The Tenant Fees Act bans most letting fees and caps tenancy deposits paid by tenants in the private rented sector.
A landlord cannot require a tenant (or anyone acting on their behalf or guaranteeing their rent) to make certain payments in connection with a tenancy in England.
Landlords cannot require a tenant to enter a contract with a third party for the provision of a service or for insurance or to make a loan in connection with a tenancy.

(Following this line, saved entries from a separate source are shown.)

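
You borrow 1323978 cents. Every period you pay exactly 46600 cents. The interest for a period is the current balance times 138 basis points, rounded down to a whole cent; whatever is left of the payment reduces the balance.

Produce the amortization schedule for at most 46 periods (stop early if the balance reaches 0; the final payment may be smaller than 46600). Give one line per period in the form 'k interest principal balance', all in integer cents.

1. interest=⌊1323978·138/10000⌋=18270; principal=46600-18270=28330; balance=1323978-28330=1295648
2. interest=⌊1295648·138/10000⌋=17879; principal=46600-17879=28721; balance=1295648-28721=1266927
3. interest=⌊1266927·138/10000⌋=17483; principal=46600-17483=29117; balance=1266927-29117=1237810
4. interest=⌊1237810·138/10000⌋=17081; principal=46600-17081=29519; balance=1237810-29519=1208291
5. interest=⌊1208291·138/10000⌋=16674; principal=46600-16674=29926; balance=1208291-29926=1178365
6. interest=⌊1178365·138/10000⌋=16261; principal=46600-16261=30339; balance=1178365-30339=1148026
7. interest=⌊1148026·138/10000⌋=15842; principal=46600-15842=30758; balance=1148026-30758=1117268
8. interest=⌊1117268·138/10000⌋=15418; principal=46600-15418=31182; balance=1117268-31182=1086086
9. interest=⌊1086086·138/10000⌋=14987; principal=46600-14987=31613; balance=1086086-31613=1054473
10. interest=⌊1054473·138/10000⌋=14551; principal=46600-14551=32049; balance=1054473-32049=1022424
11. interest=⌊1022424·138/10000⌋=14109; principal=46600-14109=32491; balance=1022424-32491=989933
12. interest=⌊989933·138/10000⌋=13661; principal=46600-13661=32939; balance=989933-32939=956994
13. interest=⌊956994·138/10000⌋=13206; principal=46600-13206=33394; balance=956994-33394=923600
14. interest=⌊923600·138/10000⌋=12745; principal=46600-12745=33855; balance=923600-33855=889745
15. interest=⌊889745·138/10000⌋=12278; principal=46600-12278=34322; balance=889745-34322=855423
16. interest=⌊855423·138/10000⌋=11804; principal=46600-11804=34796; balance=855423-34796=820627
17. interest=⌊820627·138/10000⌋=11324; principal=46600-11324=35276; balance=820627-35276=785351
18. interest=⌊785351·138/10000⌋=10837; principal=46600-10837=35763; balance=785351-35763=749588
19. interest=⌊749588·138/10000⌋=10344; principal=46600-10344=36256; balance=749588-36256=713332
20. interest=⌊713332·138/10000⌋=9843; principal=46600-9843=36757; balance=713332-36757=676575
21. interest=⌊676575·138/10000⌋=9336; principal=46600-9336=37264; balance=676575-37264=639311
22. interest=⌊639311·138/10000⌋=8822; principal=46600-8822=37778; balance=639311-37778=601533
23. interest=⌊601533·138/10000⌋=8301; principal=46600-8301=38299; balance=601533-38299=563234
24. interest=⌊563234·138/10000⌋=7772; principal=46600-7772=38828; balance=563234-38828=524406
25. interest=⌊524406·138/10000⌋=7236; principal=46600-7236=39364; balance=524406-39364=485042
26. interest=⌊485042·138/10000⌋=6693; principal=46600-6693=39907; balance=485042-39907=445135
27. interest=⌊445135·138/10000⌋=6142; principal=46600-6142=40458; balance=445135-40458=404677
28. interest=⌊404677·138/10000⌋=5584; principal=46600-5584=41016; balance=404677-41016=363661
29. interest=⌊363661·138/10000⌋=5018; principal=46600-5018=41582; balance=363661-41582=322079
30. interest=⌊322079·138/10000⌋=4444; principal=46600-4444=42156; balance=322079-42156=279923
31. interest=⌊279923·138/10000⌋=3862; principal=46600-3862=42738; balance=279923-42738=237185
32. interest=⌊237185·138/10000⌋=3273; principal=46600-3273=43327; balance=237185-43327=193858
33. interest=⌊193858·138/10000⌋=2675; principal=46600-2675=43925; balance=193858-43925=149933
34. interest=⌊149933·138/10000⌋=2069; principal=46600-2069=44531; balance=149933-44531=105402
35. interest=⌊105402·138/10000⌋=1454; principal=46600-1454=45146; balance=105402-45146=60256
36. interest=⌊60256·138/10000⌋=831; principal=46600-831=45769; balance=60256-45769=14487
37. interest=⌊14487·138/10000⌋=199; principal=min(46600-199,14487)=14487; balance=14487-14487=0

1 18270 28330 1295648
2 17879 28721 1266927
3 17483 29117 1237810
4 17081 29519 1208291
5 16674 29926 1178365
6 16261 30339 1148026
7 15842 30758 1117268
8 15418 31182 1086086
9 14987 31613 1054473
10 14551 32049 1022424
11 14109 32491 989933
12 13661 32939 956994
13 13206 33394 923600
14 12745 33855 889745
15 12278 34322 855423
16 11804 34796 820627
17 11324 35276 785351
18 10837 35763 749588
19 10344 36256 713332
20 9843 36757 676575
21 9336 37264 639311
22 8822 37778 601533
23 8301 38299 563234
24 7772 38828 524406
25 7236 39364 485042
26 6693 39907 445135
27 6142 40458 404677
28 5584 41016 363661
29 5018 41582 322079
30 4444 42156 279923
31 3862 42738 237185
32 3273 43327 193858
33 2675 43925 149933
34 2069 44531 105402
35 1454 45146 60256
36 831 45769 14487
37 199 14487 0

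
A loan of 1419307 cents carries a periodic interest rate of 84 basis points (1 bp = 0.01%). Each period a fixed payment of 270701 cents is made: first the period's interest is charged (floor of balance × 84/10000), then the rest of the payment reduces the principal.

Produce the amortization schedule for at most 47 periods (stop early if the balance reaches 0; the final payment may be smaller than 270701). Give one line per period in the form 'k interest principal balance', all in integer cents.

1 11922 258779 1160528
2 9748 260953 899575
3 7556 263145 636430
4 5346 265355 371075
5 3117 267584 103491
6 869 103491 0

1. interest=⌊1419307·84/10000⌋=11922; principal=270701-11922=258779; balance=1419307-258779=1160528
2. interest=⌊1160528·84/10000⌋=9748; principal=270701-9748=260953; balance=1160528-260953=899575
3. interest=⌊899575·84/10000⌋=7556; principal=270701-7556=263145; balance=899575-263145=636430
4. interest=⌊636430·84/10000⌋=5346; principal=270701-5346=265355; balance=636430-265355=371075
5. interest=⌊371075·84/10000⌋=3117; principal=270701-3117=267584; balance=371075-267584=103491
6. interest=⌊103491·84/10000⌋=869; principal=min(270701-869,103491)=103491; balance=103491-103491=0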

The only payments in connection with a tenancy that a tenant can be asked to make are:
- the rent
- a refundable tenancy deposit capped at no more than five weeks’ rent where the total annual rent is less than £50,000 or six weeks’ rent where the total annual rent is £50,000 or above
- a refundable holding deposit (to reserve a property) capped at no more than one week’s rent
- payments to change the tenancy when requested by the tenant, capped at £50, or reasonable costs incurred if higher
- payments associated with early termination of the tenancy, when requested by the tenant
- payments for utilities, communication services, TV licence and council tax
- a default fee for late payment of rent or replacement of a lost key/security device giving access to the housing, where required under a tenancy agreement
If the payment a landlord or agent is charging is not on this list it is not lawful, and a landlord or agent should not ask the tenant to pay it.
If a landlord or agent has charged a prohibited payment the tenant should follow the steps on page 10 of the government guide guidance for tenants.
A landlord cannot evict a tenant using the section 21 eviction procedure until the landlord has repaid any unlawfully charged fees or returned an unlawfully retained holding deposit.
All other rules around the application of the section 21 evictions procedure will continue to apply.
Please note: this guidance applies to England only.